README: Data from: The distribution of tree biomass carbon within the pacific coastal temperate rainforest, a disproportionally carbon dense forest
https://doi.org/10.5061/dryad.3tx95x6nn
Description of the data and file structure
Spatial layers are presented in Alaska Albers Equal Area Conic (AEA) projection with a 30 x 30 m cell size. NOTE: the quantileRegresionForest::predict() function in R will only work when all spatial layers are provided in lat/long. Original layers found online such as climate, and topography are provided as links below.
The following data are provided:
logB.tif - a binary layer of logging presence/absence
logTS.tif - the time since logging (number of years from 2022)

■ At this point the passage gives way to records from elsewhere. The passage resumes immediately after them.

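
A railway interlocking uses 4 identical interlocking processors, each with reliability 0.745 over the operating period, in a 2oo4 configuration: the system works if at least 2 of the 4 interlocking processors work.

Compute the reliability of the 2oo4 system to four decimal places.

R = Σ_{i=2}^{4} C(4,i) p^i (1−p)^{4−i} with p = 0.745
C(4,2)·0.745^2·0.255^2 = 0.216543
C(4,3)·0.745^3·0.255^1 = 0.421763
C(4,4)·0.745^4·0.255^0 = 0.308053
Sum = 0.9464

0.9464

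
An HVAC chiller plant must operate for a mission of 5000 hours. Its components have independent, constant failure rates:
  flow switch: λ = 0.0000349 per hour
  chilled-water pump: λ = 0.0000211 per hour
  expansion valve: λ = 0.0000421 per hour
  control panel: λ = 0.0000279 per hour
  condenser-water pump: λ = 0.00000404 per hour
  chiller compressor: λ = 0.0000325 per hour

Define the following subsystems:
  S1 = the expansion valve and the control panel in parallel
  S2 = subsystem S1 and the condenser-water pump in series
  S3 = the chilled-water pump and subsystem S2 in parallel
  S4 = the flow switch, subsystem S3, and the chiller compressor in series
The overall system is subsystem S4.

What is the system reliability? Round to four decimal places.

0.7107

R(flow switch) = exp(−0.0000349 × 5000) = 0.839877
R(chilled-water pump) = exp(−0.0000211 × 5000) = 0.899874
R(expansion valve) = exp(−0.0000421 × 5000) = 0.810179
R(control panel) = exp(−0.0000279 × 5000) = 0.869793
R(condenser-water pump) = exp(−0.00000404 × 5000) = 0.980003
R(chiller compressor) = exp(−0.0000325 × 5000) = 0.850016
Parallel (expansion valve and control panel): 1 − (1 − 0.810179)(1 − 0.869793) = 0.975284
Series ([0.975284] and condenser-water pump): 0.975284 × 0.980003 = 0.955781
Parallel (chilled-water pump and [0.955781]): 1 − (1 − 0.899874)(1 − 0.955781) = 0.995573
Series (flow switch, [0.995573], and chiller compressor): 0.839877 × 0.995573 × 0.850016 = 0.7107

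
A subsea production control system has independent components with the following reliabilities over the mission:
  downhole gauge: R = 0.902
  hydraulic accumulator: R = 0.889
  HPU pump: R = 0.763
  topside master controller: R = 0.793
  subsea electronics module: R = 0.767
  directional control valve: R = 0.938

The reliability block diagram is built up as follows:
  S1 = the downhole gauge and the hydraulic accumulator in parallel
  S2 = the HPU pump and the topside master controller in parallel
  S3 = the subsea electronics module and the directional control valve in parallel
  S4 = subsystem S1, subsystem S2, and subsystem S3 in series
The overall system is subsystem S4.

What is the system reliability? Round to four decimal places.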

wind.tif - the disturbance exposure map of wind throw events. Values represent the relative probability of being disturbed.

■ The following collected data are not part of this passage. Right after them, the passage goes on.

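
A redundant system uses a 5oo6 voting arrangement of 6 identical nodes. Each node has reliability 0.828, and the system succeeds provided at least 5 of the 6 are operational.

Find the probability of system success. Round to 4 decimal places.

R = Σ_{i=5}^{6} C(6,i) p^i (1−p)^{6−i} with p = 0.828
C(6,5)·0.828^5·0.172^1 = 0.401635
C(6,6)·0.828^6·0.172^0 = 0.322242
Sum = 0.7239

0.7239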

slide.tif - the disturbance exposure map of landslide events. Values represent the relative probability of being disturbed.
PerhumidBounds.shp - study area extent that encompasses the Tongass National Forest and Great Bear Rainforest (provided in lat/long)
qrf_preds_X.tif - predictions from the quantile regression forest where X indicates whether the data are the estimate from the truncated or unconstrained estimate. Two data layers contain '_noVR' at the end of the file name and are the data layers presented in the supplemental materials. All predictions are clipped to only cover areas with tree cover as determined by the % tree cover layer below.
qrf_PI_X.tif - spatially explicit 80% prediction intervals around the median estimate from the quantile regression forest where X indicates whether the data are the estimate from the truncated or unconstrained estimate. All predictions are clipped to only cover areas with tree cover as determined by the % tree cover layer below.
The predictions of aboveground live tree biomass and associated prediction intervals were generated using the Carbon_Code_TerraUpdate.R file provided. Carbon_Code_TerraUpdate.R uses input files from publicly available US Forest Service FIA data (link below) and CAN Forest Service FAIB data (link below). Data used from the FIA dataset includes (AK_TREE.csv and AK_PLOT.csv; note that when using publicly available FIA data the file name for AK_PLOT.csv is changed to select_Coastal_NBP_RG_PGMBC_PTMaxYear_TBL2SEND.csv). The code is able to accommodate analysis using either the unfuzzed or fuzzed FIA data. The data used from the FAIB dataset include a variety of .xlsx files named TSA__, where the __ denotes two numerical values.
Predictions and associated prediction interval data was derived in part from the logging, wind, landslide, elevation, slope, aspect, climate, forest cover, FIA, and FAIB data. When appropriate we have provided links to datasets not generated by the author team, provided below.
Sharing/Access information
This is a section for linking to other ways to access the data, and for linking to sources the data is derived from, if any.
Links to other publicly accessible locations of the data:
- Digital Elevation Map (used for elevation, slope, aspect): https://asterweb.jpl.nasa.gov/gdem.asp
- Climate (temperature and precipitation): https://www.worldclim.com/version2
- % Forest Cover: https://www.science.org/doi/10.1126/science.1244693
- Forest Inventory and Analysis Data (locations fuzzed): https://www.fia.fs.usda.gov/tools-data/
- Forest Analysis and Inventory Data: https://open.canada.ca/data/dataset/824e684b-4114-4a05-a490-aa56332b57f4
Code/Software
All analysis was done in an R computing environment (v4.1.2). However, for ease of data manipulation for large spatial layers. Some transformations and processing as well as data visualization was conducted in ArcGIS Pro (v2.6.0).